Learning from Clarence Darrow (Part One)

John Farrell’s biography of Clarence Darrow is an engrossing read for trial lawyers as we can learn from Clarence Darrow-the greatest trial lawyer of the early twentieth century:

What Darrow learned from his father. My father “taught me to question rather than accept. I had little respect for the opinion of the crowd. My instinct was to doubt the majority. John A. Farrell, Clarence Darrow Attorney for The Damned, (First Vintage Books Edition, May 2012) at 25. 

Voir Dire. “Darrow, dressed in homely clothes, with baggy trousers and unshined shoes,” strolled around the courtroom or draped himself over the back of a chair, or leaned into the box to question a juror. He had a soft drawl and a relaxed approach and engaged in a confidential exchange with jurors. “There was method in Darrow’s manner; he believed that a juror’s decision was inevitably based on emotion, not intellect. The more he could in quiet conversation weigh a man’s heart the better.” Id. 164.

Demeanor. The press reported Darrow to be a man of intellect and subtlety with an old shoe manner, and a capacity for getting inside the skin of a witness that is possessed by few lawyers. There is nothing theatric about him. He never strikes an attitude. He never explodes. He stands before a witness and just bores into his mind, gently, shrewdly with every appearance of wanting merely to know the truth and nothing more. Id. at 165-66.

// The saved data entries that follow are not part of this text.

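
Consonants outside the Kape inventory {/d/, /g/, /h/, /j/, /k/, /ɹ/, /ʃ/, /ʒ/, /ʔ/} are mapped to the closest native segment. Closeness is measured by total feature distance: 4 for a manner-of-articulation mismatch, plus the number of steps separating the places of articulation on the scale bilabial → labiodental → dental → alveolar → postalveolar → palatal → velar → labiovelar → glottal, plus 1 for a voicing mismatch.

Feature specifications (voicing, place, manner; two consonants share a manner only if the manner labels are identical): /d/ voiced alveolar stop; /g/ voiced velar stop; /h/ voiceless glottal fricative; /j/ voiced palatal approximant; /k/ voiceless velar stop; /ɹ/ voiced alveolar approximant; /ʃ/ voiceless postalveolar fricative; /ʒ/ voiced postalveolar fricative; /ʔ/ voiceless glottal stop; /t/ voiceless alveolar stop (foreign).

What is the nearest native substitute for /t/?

/d/ is closest: same manner (stop), place distance 0 (alveolar→alveolar), voicing differs (+1); total 1. Next closest is /k/ at distance 3.

d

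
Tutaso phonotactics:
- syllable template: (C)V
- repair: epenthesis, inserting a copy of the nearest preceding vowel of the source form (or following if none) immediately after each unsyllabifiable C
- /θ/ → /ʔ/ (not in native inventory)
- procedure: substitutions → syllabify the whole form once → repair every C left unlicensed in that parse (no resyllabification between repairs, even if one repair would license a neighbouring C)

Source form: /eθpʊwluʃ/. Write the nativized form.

Substitution: /θ/ → /ʔ/, giving /eʔpʊwluʃ/.
The consonants /ʔ/, /w/, /ʃ/ cannot be parsed into a legal (C)V syllable (no codas are permitted; onsets are limited to one consonant).
Each unlicensed consonant becomes the onset of a new syllable: /ʔ/ → /ʔe/, /w/ → /wʊ/, /ʃ/ → /ʃu/.

eʔepʊwʊluʃu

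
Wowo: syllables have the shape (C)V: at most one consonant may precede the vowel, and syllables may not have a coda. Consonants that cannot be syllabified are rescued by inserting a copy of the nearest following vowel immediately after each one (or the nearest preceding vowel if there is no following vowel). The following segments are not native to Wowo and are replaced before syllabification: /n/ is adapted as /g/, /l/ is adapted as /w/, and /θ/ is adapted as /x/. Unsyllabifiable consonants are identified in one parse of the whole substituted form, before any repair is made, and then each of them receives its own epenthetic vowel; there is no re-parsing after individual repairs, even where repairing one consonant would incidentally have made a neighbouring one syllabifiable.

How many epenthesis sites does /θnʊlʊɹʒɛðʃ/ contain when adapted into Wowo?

After substitution the input is /xgʊwʊɹʒɛðʃ/.
The unsyllabifiable consonants are /x/, /ɹ/, /ð/, /ʃ/; each receives one epenthetic vowel.

4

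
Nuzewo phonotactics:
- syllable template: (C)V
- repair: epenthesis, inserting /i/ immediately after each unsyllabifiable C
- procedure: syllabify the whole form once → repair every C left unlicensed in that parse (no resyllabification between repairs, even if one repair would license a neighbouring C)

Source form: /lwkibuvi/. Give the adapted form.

liwikibuvi

The consonants /l/, /w/ cannot be parsed into a legal (C)V syllable (no codas are permitted; onsets are limited to one consonant).
Epenthesis after each stranded consonant: /l/ → /li/, /w/ → /wi/.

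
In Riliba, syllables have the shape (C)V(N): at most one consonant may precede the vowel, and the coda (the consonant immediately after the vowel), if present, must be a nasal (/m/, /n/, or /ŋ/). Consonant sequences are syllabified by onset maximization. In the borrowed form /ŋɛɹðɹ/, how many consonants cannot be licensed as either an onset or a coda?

The consonants /ɹ/, /ð/, /ɹ/ cannot be parsed into a legal (C)V(N) syllable (only a nasal (/m/, /n/, or /ŋ/) is licensed in coda position; onsets are limited to one consonant).

3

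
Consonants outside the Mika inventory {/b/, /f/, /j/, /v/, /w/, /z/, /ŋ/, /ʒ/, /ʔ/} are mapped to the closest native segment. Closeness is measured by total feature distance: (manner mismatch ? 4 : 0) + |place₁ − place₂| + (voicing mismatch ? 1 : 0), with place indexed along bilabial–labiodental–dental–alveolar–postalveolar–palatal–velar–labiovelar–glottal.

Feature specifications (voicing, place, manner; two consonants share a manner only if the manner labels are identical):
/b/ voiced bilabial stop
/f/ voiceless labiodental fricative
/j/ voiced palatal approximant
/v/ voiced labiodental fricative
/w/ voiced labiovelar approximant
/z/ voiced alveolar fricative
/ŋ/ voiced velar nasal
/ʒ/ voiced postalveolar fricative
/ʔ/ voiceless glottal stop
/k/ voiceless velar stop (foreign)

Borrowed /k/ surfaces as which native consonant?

ʔ

/ʔ/ is closest: same manner (stop), place distance 2 (velar→glottal), same voicing; total 2. Next closest is /ŋ/ at distance 5.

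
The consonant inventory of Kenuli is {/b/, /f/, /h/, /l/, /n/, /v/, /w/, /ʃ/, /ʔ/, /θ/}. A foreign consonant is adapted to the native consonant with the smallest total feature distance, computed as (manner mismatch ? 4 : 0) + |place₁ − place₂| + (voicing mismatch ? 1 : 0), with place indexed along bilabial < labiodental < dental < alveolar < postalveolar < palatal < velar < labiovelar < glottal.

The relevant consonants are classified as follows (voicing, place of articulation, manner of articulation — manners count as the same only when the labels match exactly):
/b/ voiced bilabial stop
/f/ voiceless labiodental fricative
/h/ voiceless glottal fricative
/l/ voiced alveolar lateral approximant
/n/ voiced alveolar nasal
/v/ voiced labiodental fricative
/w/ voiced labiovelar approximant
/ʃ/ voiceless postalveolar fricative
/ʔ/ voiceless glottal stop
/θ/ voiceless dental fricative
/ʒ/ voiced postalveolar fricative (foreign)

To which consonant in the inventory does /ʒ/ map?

ʃ

/ʃ/ is closest: same manner (fricative), place distance 0 (postalveolar→postalveolar), voicing differs (+1); total 1. Next closest is /v/ at distance 3.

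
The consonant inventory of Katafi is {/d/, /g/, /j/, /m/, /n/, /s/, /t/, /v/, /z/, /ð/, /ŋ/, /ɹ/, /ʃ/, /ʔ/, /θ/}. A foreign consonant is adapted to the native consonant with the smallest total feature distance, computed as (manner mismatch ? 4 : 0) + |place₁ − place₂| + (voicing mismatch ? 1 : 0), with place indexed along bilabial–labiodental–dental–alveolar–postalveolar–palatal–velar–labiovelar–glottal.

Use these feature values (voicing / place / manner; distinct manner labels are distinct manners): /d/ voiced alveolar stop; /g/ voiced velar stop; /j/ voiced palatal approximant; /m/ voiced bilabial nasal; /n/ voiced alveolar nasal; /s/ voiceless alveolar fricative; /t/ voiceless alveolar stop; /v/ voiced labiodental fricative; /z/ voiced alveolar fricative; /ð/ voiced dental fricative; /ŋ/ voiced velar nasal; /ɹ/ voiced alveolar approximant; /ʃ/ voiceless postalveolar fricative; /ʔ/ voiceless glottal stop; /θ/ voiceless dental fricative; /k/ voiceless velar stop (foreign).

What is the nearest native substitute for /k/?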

Opening. Darrow “approached the jury and, with no flourishes or preliminaries, began to speak in his slow mellow drawl. At times he would lean forward, until their noses touched. Sometimes he’d pause to consider, and wipe his glasses. He spoke in the straight simple language of the hills and mines. One reporter said. He gave them a talk much in the same manner that the good old deacon in the little Methodist church you used to attend led the class meeting.” Id. at 172

Cross Examination. “Darrow believed that important witnesses in major cases were so well rehearsed that as a rule it is futile to go over in cross-examination the testimony already given.” Id. at 169. In the Loeb and Leopold case Darrow for the most part “decried the spectacle [of the state’s presentation of an army of minor witnesses and] declined to cross examine,” but he chose to grill a police detective who stated “Leopold’s boast about a friendly trial judge.”

“Darrow rose, swung his chair around and leaned upon it. He pressed the detective for witnesses, notes, or other supporting evidence. … When the copper hedged he pounced.

“Who was with you?”

“Nobody but he and I,” the detective acknowledged.

“Did you make any memoranda on it?”

“Not at the time…”

“Mr. officer, don’t you know that this story of yours in reference to a ‘friendly judge’ is pure fabrication made for the purpose of intimidating the court?” Id. at 343.

(The Loeb and Leopold case was a thrill killing case where Darrow plead Loeb and Leopold guilty in a bench trial where the only issue was whether Loeb and Leopold would be hung or receive life in prison. Judge Caverly sentenced the young men to life in prison).